Esse é o penúltimo artigo da série e o último que abordaremos a IA pela lente da transformação social.
Apesar de talvez ser tecnicamente menos excitante falar da IA sobre esse ponto de vista é extremamente relevante e atual, pois vivemos em um mundo de ansiedades e expectativas onde a máxima “Toda força aplicada em uma direção gera uma ação contraria de mesma intensidade” se faz verdade, uma vez que todo assunto novo e não compreendido acaba gerando medo, pseudociência e uma onda de falsas expectativas.
Você pode acompanhar a 3 primeiras partes aqui:
Parte 1: Onde estamos e para onde vamos parte 1
Parte 2: Onde estamos e para onde vamos parte 2
Parte 3: O que é mais importante na construção de uma IA
A pergunta que tentaremos responder nesse texto, ou melhor, a questão que chamarei, vocês leitores, a pensar sobre, já teve e ainda tem um eco importante na academia, na internet e consequentemente na sociedade.
Algoritmos de IA podem ser preconceituosos?
A reposta é sim, eles podem.
Vamos listar três casos conhecidos de algoritmos de IA que apresentaram comportamento que pode ser tido como preconceituoso e comentar os motivos.
Caso 1
Em 2016 a gigante Microsoft lançou a Tay, um chatbot que interagia com usuários no twitter (a galera abusa né ?) a existência de Tay durou menos que um dia, rapidamente ela foi tirada do ar.

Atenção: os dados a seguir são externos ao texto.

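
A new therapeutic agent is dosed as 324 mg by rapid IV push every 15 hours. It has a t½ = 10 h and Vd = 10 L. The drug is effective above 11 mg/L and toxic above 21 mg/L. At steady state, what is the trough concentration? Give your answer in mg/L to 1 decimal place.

17.7 mg/L

Over one 15-h interval, 15/10 ≈ 1.5 half-lives elapse, leaving f ≈ 0.3536 of each dose.
Single-dose peak C₀ = D/Vd = 324/10 ≈ 32.400 mg/L.
Steady-state trough Cmin,ss = C₀·f/(1−f) ≈ 32.400 × 0.3536/0.6464 ≈ 17.724 mg/L.
Trough 17.7 mg/L vs MEC 11 mg/L: adequate.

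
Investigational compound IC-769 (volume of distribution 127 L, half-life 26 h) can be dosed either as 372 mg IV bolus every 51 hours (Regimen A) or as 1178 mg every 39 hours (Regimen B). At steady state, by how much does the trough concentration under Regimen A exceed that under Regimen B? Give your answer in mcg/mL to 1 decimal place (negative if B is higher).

-4.1 mcg/mL

Regimen A: f = (1/2)^(51/26) ≈ 0.2568; Cmin,ss = (372/127)·f/(1−f) ≈ 1.012 mcg/mL.
Regimen B: f = (1/2)^(39/26) ≈ 0.3536; Cmin,ss = (1178/127)·f/(1−f) ≈ 5.074 mcg/mL.
Difference ≈ 1.012 − 5.074 ≈ -4.062 mcg/mL.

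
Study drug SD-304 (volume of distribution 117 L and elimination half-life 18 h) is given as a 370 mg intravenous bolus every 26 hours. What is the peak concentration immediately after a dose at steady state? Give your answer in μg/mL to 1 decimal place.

k = ln2/t½ = ln2/18 ≈ 0.038508 h⁻¹; fraction remaining f = e^(−kτ) = e^(−0.038508×26) ≈ 0.3674.
Accumulation ratio R = 1/(1 − f) ≈ 1/0.6326 ≈ 1.5808.
Each bolus raises the concentration by D/Vd = 370/117 ≈ 3.162 μg/mL.
Cmax,ss = C₀/(1 − f) ≈ 3.162/0.6326 ≈ 4.998 μg/mL.

5.0 μg/mL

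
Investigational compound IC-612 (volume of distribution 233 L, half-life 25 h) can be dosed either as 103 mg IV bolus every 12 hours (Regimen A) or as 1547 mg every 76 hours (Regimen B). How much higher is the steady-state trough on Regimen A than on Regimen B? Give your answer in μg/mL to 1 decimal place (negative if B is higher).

Regimen A: f = (1/2)^(12/25) ≈ 0.7170; Cmin,ss = (103/233)·f/(1−f) ≈ 1.120 μg/mL.
Regimen B: f = (1/2)^(76/25) ≈ 0.1216; Cmin,ss = (1547/233)·f/(1−f) ≈ 0.919 μg/mL.
Difference ≈ 1.120 − 0.919 ≈ 0.201 μg/mL.

0.2 μg/mL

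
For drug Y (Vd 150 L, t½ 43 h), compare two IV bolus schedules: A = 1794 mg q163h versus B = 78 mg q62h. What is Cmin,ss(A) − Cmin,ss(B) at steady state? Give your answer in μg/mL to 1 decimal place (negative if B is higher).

Regimen A: f = (1/2)^(163/43) ≈ 0.0723; Cmin,ss = (1794/150)·f/(1−f) ≈ 0.932 μg/mL.
Regimen B: f = (1/2)^(62/43) ≈ 0.3681; Cmin,ss = (78/150)·f/(1−f) ≈ 0.303 μg/mL.
Difference ≈ 0.932 − 0.303 ≈ 0.629 μg/mL.

0.6 μg/mL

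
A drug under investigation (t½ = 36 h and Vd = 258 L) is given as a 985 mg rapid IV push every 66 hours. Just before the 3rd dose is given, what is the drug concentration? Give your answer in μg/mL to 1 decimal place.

f = (1/2)^(τ/t½) = (1/2)^(66/36) ≈ 0.2806.
C₀ = D/Vd = 985/258 ≈ 3.818 μg/mL.
Before the 3rd dose, 2 doses have been given. Superposition: Cmin = C₀·(f + f²).
≈ 3.818 × (0.2806 + 0.0787) ≈ 3.818 × 0.3593 ≈ 1.372 μg/mL.

1.4 μg/mL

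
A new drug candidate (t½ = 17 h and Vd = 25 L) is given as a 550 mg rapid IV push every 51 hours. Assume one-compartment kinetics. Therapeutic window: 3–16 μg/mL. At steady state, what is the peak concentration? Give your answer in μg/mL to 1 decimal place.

The dosing interval is 3 half-lives, so f = 2^(−3) = 0.125.
Accumulation ratio R = 1/(1 − f) = 1/0.875 = 8/7.
Single-dose peak C₀ = D/Vd = 550/25 = 22 μg/mL.
Steady-state peak Cmax,ss = C₀·R = 22 × 8/7 ≈ 25.143 μg/mL.
Peak 25.1 μg/mL vs MTC 16 μg/mL: exceeds toxic threshold.

25.1 μg/mL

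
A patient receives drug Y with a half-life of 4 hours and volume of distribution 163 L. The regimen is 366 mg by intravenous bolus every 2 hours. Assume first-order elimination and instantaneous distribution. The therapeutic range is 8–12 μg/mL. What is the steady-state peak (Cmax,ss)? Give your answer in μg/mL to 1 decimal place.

k = ln2/t½ = ln2/4 ≈ 0.173287 h⁻¹; fraction remaining f = e^(−kτ) = e^(−0.173287×2) ≈ 0.7071.
At steady state, accumulation factor R = 1/(1 − e^(−kτ)) ≈ 3.4141.
Each bolus raises the concentration by D/Vd = 366/163 ≈ 2.245 μg/mL.
Steady-state peak Cmax,ss = C₀·R ≈ 2.245 × 3.4141 ≈ 7.665 μg/mL.
Peak 7.7 μg/mL vs MTC 12 μg/mL: below toxic threshold.

7.7 μg/mL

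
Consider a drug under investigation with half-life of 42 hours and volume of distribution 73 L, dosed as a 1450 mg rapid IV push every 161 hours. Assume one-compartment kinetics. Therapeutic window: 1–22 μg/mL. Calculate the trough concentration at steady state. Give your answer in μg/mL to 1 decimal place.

Over one 161-h interval, 161/42 ≈ 3.8333 half-lives elapse, leaving f ≈ 0.0702 of each dose.
Each bolus raises the concentration by D/Vd = 1450/73 ≈ 19.863 μg/mL.
Steady-state trough Cmin,ss = C₀·f/(1−f) ≈ 19.863 × 0.0702/0.9298 ≈ 1.500 μg/mL.
Trough 1.5 μg/mL vs MEC 1 μg/mL: adequate.

1.5 μg/mL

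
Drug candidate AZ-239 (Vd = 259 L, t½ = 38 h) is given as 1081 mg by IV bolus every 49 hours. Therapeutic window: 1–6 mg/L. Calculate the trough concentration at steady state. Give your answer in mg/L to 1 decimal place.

k = ln2/t½ = ln2/38 ≈ 0.018241 h⁻¹; fraction remaining f = e^(−kτ) = e^(−0.018241×49) ≈ 0.4091.
At steady state, accumulation factor R = 1/(1 − e^(−kτ)) ≈ 1.6923.
Each bolus raises the concentration by D/Vd = 1081/259 ≈ 4.174 mg/L.
Cmax,ss = C₀/(1 − f) ≈ 4.174/0.5909 ≈ 7.064 mg/L.
Steady-state trough Cmin,ss = Cmax,ss·f ≈ 7.064 × 0.4091 ≈ 2.890 mg/L.
Trough 2.9 mg/L vs MEC 1 mg/L: adequate.

2.9 mg/L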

O motivo: Ela se tornou racista e neo-nazista.
É claro que estou sendo permissivo, o algoritmo não se tornou nada, seu criador com certeza não quis colocar esses comportamentos lá, mas ainda assim eles apareceram.
Caso 2
O segundo caso é de 2018 e “meio que” inaugurou uma discussão bem especiífica sobre racismo em modelos preditivos.
O Compas era um software com o propósito simples: prever crimes (parece distopia na verdade) mas tirando o fato que ele era tão bom nisso quanto jogar uma moeda para cima ele costumava a apontar que pessoas negras tinham o dobro de probabilidade de reincidência em crimes em relação as pessoas brancas.

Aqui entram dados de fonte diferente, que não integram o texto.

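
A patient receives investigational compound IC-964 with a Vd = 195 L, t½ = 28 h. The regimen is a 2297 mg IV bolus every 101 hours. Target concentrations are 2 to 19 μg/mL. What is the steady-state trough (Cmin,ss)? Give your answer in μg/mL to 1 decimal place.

1.1 μg/mL

k = ln2/t½ = ln2/28 ≈ 0.024755 h⁻¹; fraction remaining f = e^(−kτ) = e^(−0.024755×101) ≈ 0.0821.
Each bolus raises the concentration by D/Vd = 2297/195 ≈ 11.779 μg/mL.
Steady-state trough Cmin,ss = C₀·f/(1−f) ≈ 11.779 × 0.0821/0.9179 ≈ 1.054 μg/mL.
Trough 1.1 μg/mL vs MEC 2 μg/mL: subtherapeutic.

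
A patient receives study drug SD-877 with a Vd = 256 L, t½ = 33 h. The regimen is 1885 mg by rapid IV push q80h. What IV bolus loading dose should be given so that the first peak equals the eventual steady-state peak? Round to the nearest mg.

2317 mg

f = (1/2)^(80/33) ≈ 0.186307; accumulation ratio R = 1/(1−f) ≈ 1.22896.
Loading dose to hit Cmax,ss on first dose: D_load = D_maint·R ≈ 1885 × 1.22896 ≈ 2316.59 mg.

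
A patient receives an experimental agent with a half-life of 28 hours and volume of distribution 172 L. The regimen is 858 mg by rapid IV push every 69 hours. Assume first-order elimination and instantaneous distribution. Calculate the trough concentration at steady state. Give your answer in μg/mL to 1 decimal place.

1.1 μg/mL

Over one 69-h interval, 69/28 ≈ 2.4643 half-lives elapse, leaving f ≈ 0.1812 of each dose.
Accumulation ratio R = 1/(1 − f) ≈ 1/0.8188 ≈ 1.2213.
Single-dose peak C₀ = D/Vd = 858/172 ≈ 4.988 μg/mL.
Cmax,ss = C₀/(1 − f) ≈ 4.988/0.8188 ≈ 6.092 μg/mL.
Steady-state trough Cmin,ss = Cmax,ss·f ≈ 6.092 × 0.1812 ≈ 1.104 μg/mL.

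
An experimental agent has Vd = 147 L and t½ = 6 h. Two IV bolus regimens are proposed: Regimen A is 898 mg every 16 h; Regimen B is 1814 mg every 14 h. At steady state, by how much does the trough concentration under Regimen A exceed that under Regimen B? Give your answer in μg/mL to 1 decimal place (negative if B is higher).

-1.9 μg/mL

Regimen A: f = (1/2)^(16/6) ≈ 0.1575; Cmin,ss = (898/147)·f/(1−f) ≈ 1.142 μg/mL.
Regimen B: f = (1/2)^(14/6) ≈ 0.1984; Cmin,ss = (1814/147)·f/(1−f) ≈ 3.054 μg/mL.
Difference ≈ 1.142 − 3.054 ≈ -1.912 μg/mL.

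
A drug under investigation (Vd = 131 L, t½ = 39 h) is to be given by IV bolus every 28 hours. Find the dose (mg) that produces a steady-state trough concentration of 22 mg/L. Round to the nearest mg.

1858 mg

τ/t½ = 28/39 ≈ 0.71795, so f = (1/2)^(28/39) ≈ 0.607961.
Cmin,ss = (D/Vd)·f/(1−f), so D = Cmin,ss·Vd·(1−f)/f.
D = 22 × 131 × (1−f)/f ≈ 22 × 131 × 0.64484 ≈ 1858.43 mg.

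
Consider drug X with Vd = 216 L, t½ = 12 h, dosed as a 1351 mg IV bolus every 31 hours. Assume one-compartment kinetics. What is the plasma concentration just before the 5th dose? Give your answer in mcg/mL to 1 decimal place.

1.3 mcg/mL

f = (1/2)^(τ/t½) = (1/2)^(31/12) ≈ 0.1669.
C₀ = D/Vd = 1351/216 ≈ 6.255 mcg/mL.
Before the 5th dose, 4 doses have been given. Superposition: Cmin = C₀·(f + f² + … + f^4).
≈ 6.255 × (0.1669 + 0.0279 + 0.0046 + 0.0008) ≈ 6.255 × 0.2002 ≈ 1.252 mcg/mL.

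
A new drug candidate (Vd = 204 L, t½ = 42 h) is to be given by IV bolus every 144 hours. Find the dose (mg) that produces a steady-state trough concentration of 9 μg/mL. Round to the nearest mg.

17933 mg

τ/t½ = 144/42 ≈ 3.4286, so f = (1/2)^(144/42) ≈ 0.092875.
Cmin,ss = (D/Vd)·f/(1−f), so D = Cmin,ss·Vd·(1−f)/f.
D = 9 × 204 × (1−f)/f ≈ 9 × 204 × 9.76716 ≈ 17932.51 mg.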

Me parece pouco provável que os criadores colocaram um motor de IA ou cláusulas do tipo if-else que levassem explicitamente a essas conclusões.
Mas então por que o Compas se mostrou tão … racista?
Caso 3
Esse é bem recente: Em 2020, o Twitter esteve em uma polêmica com seu algoritmo de reconhecimento facial pois, na maioria das vezes, o algoritmo ignorava pessoas negras.
Sim, você deve ter acompanhado, mas resumidamente é isso: O algoritmo não conseguia reconhecer o rosto de um negro em uma foto e mostrava mais imagens de rostos de desenhos animados que de pessoas negras.
O leitor atento, ainda que não seja da área mas que passou pelos artigos anteriores já entendeu o problema, mas todavia vamos deixar claro: o problema dos 3 casos são os dados.
Um algoritmo de IA não é racista porque ele foi explicitamente programado para ser, e sim porque um algoritmo é um espelho: através dele podemos entender como pensamos como sociedade.
Tay, a IA da Microsoft proferia sentenças indizíveis e a razão não poderia ser mais simples: o chatbot aprendia com o que era dito a ela, com as interações com usuários reais, assim quando foi exposta ao ambiente tóxico de uma rede social repleta de trols, Tay aprendeu o comportamento que ela percebeu como padrão.
O Compas dava como certo que a probabilidade de um negro reincidir em um crime é maior que um branco (o que se provou errado) , mas o algoritmo chegou a essa conclusão estatística simplesmente porque a base de dados mostra mais negros que brancos condenados, e acredito não ser surpresa para ninguém, isso é o dia a dia de milhares de pessoas negras (vide os recentes casos de uso abusivo da força que culminou em assassinato).
O algoritmo do Twitter não reconhece bem rostos de negros porque não foi treinado com uma base de dados consistente, provavelmente a base que treinou e que refinou a construção do algoritmo era enviesada, composta majoritariamente por rostos brancos.
Essa é a diferença entre uma inteligência artificial e uma inteligência não artificial: ambas aprendem comportamentos, ambas tem viés, ambas concluem certo ou errado mas só uma tem a possibilidade de negar os vieses e tomar decisões acertadas, ainda que na escassez de dados.